Separately, the school board also argued that even if the appellant had preserved his claims for appeal, the release was unambiguous and enforceable. As it relates to exculpatory clauses, such provisions are deemed to be unambiguous and enforceable when the language unequivocally demonstrates a clear and understandable intention for the defendant to be relieved from liability such that an ordinary and knowledgeable person will know what he or she is contracting away. The appellant cited examples to explain when an exculpatory clause is ambiguous. In Brooks v. Paul, 219 So. 3d at 887, the exculpatory clause said that the surgeon would do the very best to take care of the patient according to community medical standards. In Murphy v. Young Men’s Christian Ass’n of Lake Wales, 974 So. 2d 565, 566-68 (FLA. 2d DCA 2008), the exculpatory clause excluded any claims based on negligence but also provided that YMCA would take every reasonable precaution. The courts determined in both of these cases that the qualifying language created confusion because the entity seeking to be released from liability agreed to be released from liability despite the release’s broad disclaimer of liability. However, as it pertains to the appellant’s case, the wording demonstrated that even if reasonable precautions were taken, serious injuries could still occur; thus, providing a clear warning. While the appellant tried to attempt to suggest that the release was in smaller font size and somehow rendered unclear, the court ruled that “one who signs a contract is presumed to know its contents” and this was “not a case where terms were hidden in the maze of fine print.”

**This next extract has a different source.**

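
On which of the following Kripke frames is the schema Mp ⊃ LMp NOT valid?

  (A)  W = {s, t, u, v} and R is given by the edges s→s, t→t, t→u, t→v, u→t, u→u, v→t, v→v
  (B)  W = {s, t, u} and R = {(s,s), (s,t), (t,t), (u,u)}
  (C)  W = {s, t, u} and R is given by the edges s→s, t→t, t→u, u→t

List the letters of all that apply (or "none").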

Lastly, the appellant argued on appeal that the trial court erred in entering summary judgment when no policy reason was shown to treat the release any differently from a commercial pre-injury release, which is unenforceable when executed by a parent on behalf of a minor. The appellant relied on the case Kirton v. Fields, 997 So. 2d 349 (Fla. 2008), which held that “a pre-injury release executed by a parent on behalf of a minor is unenforceable in a tort action arising from injuries resulting from participation in commercial activity.” But the court did not extend this holding to a pre-injury release involving a non-commercial activity provider; thus, the appellant’s argument lacked merit.
The one takeaway we can understand from this case along with many others is how important language matters in preventing liability. What is the definition of reasonable care? What is taking every reasonable precaution? What are potential examples of inherent dangers that may result? These are all questions to ask when executing an exculpatory waiver.